Lors des entretiens, les deux parties ont passé en revue les perspectives de développement de leur coopération dans l’ensemble des modes de transport, terrestre, maritime, aérien et ferroviaire, et échangé sur les questions d’intérêt commun. M. Sayoud a mis en avant la « dynamique » que connaît le secteur des transports en Algérie, « grâce à l’intérêt particulier qu’accorde le président de la République, M. Abdelmadjid Tebboune, à ce secteur stratégique », citant notamment les grands chantiers ferroviaires à l’image de la ligne minière de l’Ouest reliant Gara Djebilet à Béchar et Oran, la ligne minière de l’Est et le projet Alger-Tamanrasset, ainsi que le renforcement de la flotte d’Air Algérie par de nouveaux appareils. Sayoud a proposé à son homologue un partage d’expertise, notamment en matière de formation des ressources humaines, « à même de contribuer au développement du secteur des transports et de la logistique et de concrétiser un partenariat fructueux mutuellement bénéfique pour les deux pays ». De son côté, le ministre mozambicain a salué les réalisations algériennes et réaffirmé l’attachement de son pays à « renforcer la coopération bilatérale, au mieux des intérêts communs des deux pays ».
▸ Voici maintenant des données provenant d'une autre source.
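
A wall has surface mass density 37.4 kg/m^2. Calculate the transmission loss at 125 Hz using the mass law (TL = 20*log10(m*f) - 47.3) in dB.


Given values:
  m = 37.4 kg/m^2, f = 125 Hz
Formula: TL = 20 * log10(m * f) - 47.3
Compute m * f = 37.4 * 125 = 4675.0
Compute log10(4675.0) = 3.669782
Compute 20 * 3.669782 = 73.3956
TL = 73.3956 - 47.3 = 26.1

26.1 dB


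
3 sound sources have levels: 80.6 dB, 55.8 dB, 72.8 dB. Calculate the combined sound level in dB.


Formula: L_total = 10 * log10( sum(10^(Li/10)) )
  Source 1: 10^(80.6/10) = 114815362.1497
  Source 2: 10^(55.8/10) = 380189.3963
  Source 3: 10^(72.8/10) = 19054607.1796
Sum of linear values = 134250158.7256
L_total = 10 * log10(134250158.7256) = 81.28

81.28 dB


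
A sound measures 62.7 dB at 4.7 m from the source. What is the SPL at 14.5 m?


Given values:
  SPL1 = 62.7 dB, r1 = 4.7 m, r2 = 14.5 m
Formula: SPL2 = SPL1 - 20 * log10(r2 / r1)
Compute ratio: r2 / r1 = 14.5 / 4.7 = 3.0851
Compute log10: log10(3.0851) = 0.489269
Compute drop: 20 * 0.489269 = 9.7854
SPL2 = 62.7 - 9.7854 = 52.91

52.91 dB


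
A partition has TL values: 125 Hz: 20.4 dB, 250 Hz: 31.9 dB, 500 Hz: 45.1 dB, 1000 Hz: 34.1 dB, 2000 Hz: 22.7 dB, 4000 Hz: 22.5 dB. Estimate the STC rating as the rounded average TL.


Given TL values at each frequency:
  125 Hz: 20.4 dB
  250 Hz: 31.9 dB
  500 Hz: 45.1 dB
  1000 Hz: 34.1 dB
  2000 Hz: 22.7 dB
  4000 Hz: 22.5 dB
Formula: STC ~ round(average of TL values)
Sum = 20.4 + 31.9 + 45.1 + 34.1 + 22.7 + 22.5 = 176.7
Average = 176.7 / 6 = 29.45
Rounded: 29

29


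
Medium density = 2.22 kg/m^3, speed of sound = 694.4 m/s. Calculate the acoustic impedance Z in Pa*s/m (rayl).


Given values:
  rho = 2.22 kg/m^3
  c = 694.4 m/s
Formula: Z = rho * c
Z = 2.22 * 694.4
Z = 1541.57

1541.57 rayl


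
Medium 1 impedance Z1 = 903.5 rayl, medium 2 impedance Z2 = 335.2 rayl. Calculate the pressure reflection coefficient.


Given values:
  Z1 = 903.5 rayl, Z2 = 335.2 rayl
Formula: R = (Z2 - Z1) / (Z2 + Z1)
Numerator: Z2 - Z1 = 335.2 - 903.5 = -568.3
Denominator: Z2 + Z1 = 335.2 + 903.5 = 1238.7
R = -568.3 / 1238.7 = -0.4588

-0.4588


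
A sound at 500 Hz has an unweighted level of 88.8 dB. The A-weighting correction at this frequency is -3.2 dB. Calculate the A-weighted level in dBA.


Given values:
  SPL = 88.8 dB
  A-weighting at 500 Hz = -3.2 dB
Formula: L_A = SPL + A_weight
L_A = 88.8 + (-3.2)
L_A = 85.6

85.6 dBA


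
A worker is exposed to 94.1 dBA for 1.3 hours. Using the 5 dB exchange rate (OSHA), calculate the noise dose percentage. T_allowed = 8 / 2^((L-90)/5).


Given values:
  L = 94.1 dBA, T = 1.3 hours
Formula: T_allowed = 8 / 2^((L - 90) / 5)
Compute exponent: (94.1 - 90) / 5 = 0.82
Compute 2^(0.82) = 1.765406
T_allowed = 8 / 1.765406 = 4.531536 hours
Dose = (T / T_allowed) * 100
Dose = (1.3 / 4.531536) * 100 = 28.69

28.69 %


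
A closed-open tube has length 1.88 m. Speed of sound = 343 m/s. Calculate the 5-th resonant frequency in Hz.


Given values:
  Tube type: closed-open, L = 1.88 m, c = 343 m/s, n = 5
Formula: f_n = (2n - 1) * c / (4 * L)
Compute 2n - 1 = 2*5 - 1 = 9
Compute 4 * L = 4 * 1.88 = 7.52
f = 9 * 343 / 7.52
f = 410.51

410.51 Hz


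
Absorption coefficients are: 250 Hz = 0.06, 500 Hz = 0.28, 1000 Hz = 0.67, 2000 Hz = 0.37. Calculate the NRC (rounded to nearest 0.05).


Given values:
  a_250 = 0.06, a_500 = 0.28
  a_1000 = 0.67, a_2000 = 0.37
Formula: NRC = (a250 + a500 + a1000 + a2000) / 4
Sum = 0.06 + 0.28 + 0.67 + 0.37 = 1.38
NRC = 1.38 / 4 = 0.345
Rounded to nearest 0.05: 0.35

0.35


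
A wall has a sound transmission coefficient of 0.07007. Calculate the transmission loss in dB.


Given values:
  tau = 0.07007
Formula: TL = 10 * log10(1 / tau)
Compute 1 / tau = 1 / 0.07007 = 14.2714
Compute log10(14.2714) = 1.154467
TL = 10 * 1.154467 = 11.54

11.54 dB


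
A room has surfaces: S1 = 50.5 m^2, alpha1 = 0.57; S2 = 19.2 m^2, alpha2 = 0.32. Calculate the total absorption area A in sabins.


Given surfaces:
  Surface 1: 50.5 * 0.57 = 28.785
  Surface 2: 19.2 * 0.32 = 6.144
Formula: A = sum(Si * alpha_i)
A = 28.785 + 6.144
A = 34.93

34.93 sabins


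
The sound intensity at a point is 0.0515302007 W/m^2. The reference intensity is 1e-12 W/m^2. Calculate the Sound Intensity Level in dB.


Given values:
  I = 0.0515302007 W/m^2
  I_ref = 1e-12 W/m^2
Formula: SIL = 10 * log10(I / I_ref)
Compute ratio: I / I_ref = 51530200700
Compute log10: log10(51530200700) = 10.712062
Multiply: SIL = 10 * 10.712062 = 107.12

107.12 dB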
Alger, plateforme entre trois continents
Cet accord s’inscrit dans une stratégie plus large de densification du réseau aérien algérien vers l’Afrique. Air Algérie a déjà inauguré, fin juin, sa liaison directe Alger-Luanda vers l’Angola, ainsi qu’une desserte vers Libreville au Gabon avec escale à Douala, lancée le 16 juin. La compagnie nationale prévoit à partir de la saison hivernale, en octobre, l’ouverture de quatre nouvelles lignes vers Brazzaville, Conakry, Lagos (couplée à Abuja) et la relance de Tripoli, tout en séparant les dessertes de Douala et Libreville, jusque-là assurées sur un même itinéraire triangulaire, dans une expansion qui inclut également le Koweït. Accra, au Ghana, figure aussi parmi les projets à l’étude, aux côtés de Maputo et Lagos.
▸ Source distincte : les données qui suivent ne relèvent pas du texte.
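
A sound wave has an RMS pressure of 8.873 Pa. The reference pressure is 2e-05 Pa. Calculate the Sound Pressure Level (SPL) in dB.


Given values:
  p = 8.873 Pa
  p_ref = 2e-05 Pa
Formula: SPL = 20 * log10(p / p_ref)
Compute ratio: p / p_ref = 8.873 / 2e-05 = 443650
Compute log10: log10(443650) = 5.64704
Multiply: SPL = 20 * 5.64704 = 112.94

112.94 dB


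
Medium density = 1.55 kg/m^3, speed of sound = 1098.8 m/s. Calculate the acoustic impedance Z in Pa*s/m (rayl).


Given values:
  rho = 1.55 kg/m^3
  c = 1098.8 m/s
Formula: Z = rho * c
Z = 1.55 * 1098.8
Z = 1703.14

1703.14 rayl


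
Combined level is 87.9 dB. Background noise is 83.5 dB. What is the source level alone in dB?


Given values:
  L_total = 87.9 dB, L_bg = 83.5 dB
Formula: L_source = 10 * log10(10^(L_total/10) - 10^(L_bg/10))
Convert to linear:
  10^(87.9/10) = 616595001.8615
  10^(83.5/10) = 223872113.8568
Difference: 616595001.8615 - 223872113.8568 = 392722888.0047
L_source = 10 * log10(392722888.0047) = 85.94

85.94 dB


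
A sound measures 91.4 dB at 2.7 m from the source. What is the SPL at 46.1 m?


Given values:
  SPL1 = 91.4 dB, r1 = 2.7 m, r2 = 46.1 m
Formula: SPL2 = SPL1 - 20 * log10(r2 / r1)
Compute ratio: r2 / r1 = 46.1 / 2.7 = 17.0741
Compute log10: log10(17.0741) = 1.232338
Compute drop: 20 * 1.232338 = 24.6468
SPL2 = 91.4 - 24.6468 = 66.75

66.75 dB


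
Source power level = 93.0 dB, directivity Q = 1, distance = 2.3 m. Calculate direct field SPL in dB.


Given values:
  Lw = 93.0 dB, Q = 1, r = 2.3 m
Formula: SPL = Lw + 10 * log10(Q / (4 * pi * r^2))
Compute 4 * pi * r^2 = 4 * pi * 2.3^2 = 66.4761
Compute Q / denom = 1 / 66.4761 = 0.015043
Compute 10 * log10(0.015043) = -18.2267
SPL = 93.0 + (-18.2267) = 74.77

74.77 dB


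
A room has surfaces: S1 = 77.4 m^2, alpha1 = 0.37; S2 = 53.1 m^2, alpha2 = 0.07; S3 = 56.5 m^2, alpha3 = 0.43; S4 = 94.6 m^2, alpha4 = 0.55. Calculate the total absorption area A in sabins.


Given surfaces:
  Surface 1: 77.4 * 0.37 = 28.638
  Surface 2: 53.1 * 0.07 = 3.717
  Surface 3: 56.5 * 0.43 = 24.295
  Surface 4: 94.6 * 0.55 = 52.03
Formula: A = sum(Si * alpha_i)
A = 28.638 + 3.717 + 24.295 + 52.03
A = 108.68

108.68 sabins


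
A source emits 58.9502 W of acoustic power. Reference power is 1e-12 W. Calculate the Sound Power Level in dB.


Given values:
  W = 58.9502 W
  W_ref = 1e-12 W
Formula: SWL = 10 * log10(W / W_ref)
Compute ratio: W / W_ref = 58950200000000
Compute log10: log10(58950200000000) = 13.770485
Multiply: SWL = 10 * 13.770485 = 137.7

137.7 dB


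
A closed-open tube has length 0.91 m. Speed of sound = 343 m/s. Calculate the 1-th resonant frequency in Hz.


Given values:
  Tube type: closed-open, L = 0.91 m, c = 343 m/s, n = 1
Formula: f_n = (2n - 1) * c / (4 * L)
Compute 2n - 1 = 2*1 - 1 = 1
Compute 4 * L = 4 * 0.91 = 3.64
f = 1 * 343 / 3.64
f = 94.23

94.23 Hz


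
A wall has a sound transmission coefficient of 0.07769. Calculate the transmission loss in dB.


Given values:
  tau = 0.07769
Formula: TL = 10 * log10(1 / tau)
Compute 1 / tau = 1 / 0.07769 = 12.8717
Compute log10(12.8717) = 1.109636
TL = 10 * 1.109636 = 11.1

11.1 dB


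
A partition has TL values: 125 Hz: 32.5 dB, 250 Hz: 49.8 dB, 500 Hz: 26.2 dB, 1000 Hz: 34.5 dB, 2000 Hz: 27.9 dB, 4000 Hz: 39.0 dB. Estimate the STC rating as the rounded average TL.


Given TL values at each frequency:
  125 Hz: 32.5 dB
  250 Hz: 49.8 dB
  500 Hz: 26.2 dB
  1000 Hz: 34.5 dB
  2000 Hz: 27.9 dB
  4000 Hz: 39.0 dB
Formula: STC ~ round(average of TL values)
Sum = 32.5 + 49.8 + 26.2 + 34.5 + 27.9 + 39.0 = 209.9
Average = 209.9 / 6 = 34.98
Rounded: 35

35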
Ce déploiement s’appuie sur un renouvellement conséquent de la flotte. Air Algérie a déjà réceptionné cinq Airbus A330-900neo et doit encore en recevoir cinq autres, tandis qu’à partir de ce mois de juillet, la compagnie commencera à intégrer les premiers des dix Boeing 737 MAX 8 et huit Boeing 737 MAX 9 commandés. La compagnie a d’ailleurs réceptionné samedi le premier de ces appareils. Le programme dépasse le seul continent africain, avec des ouvertures annoncées vers Shanghai et New Delhi en Asie à partir d’octobre, après le lancement des vols vers Guangzhou et Kuala Lumpur, ainsi que vers Varsovie en Europe.
L’aéroport Houari-Boumediène, qui a franchi la barre des 10 millions de passagers en 2025 avec une projection au-delà de 11 millions cette année, engage en parallèle des travaux de modernisation, enregistrement automatisé, parcours biométriques, extension du terminal dédié aux compagnies low-cost,pour accompagner cette montée en puissance.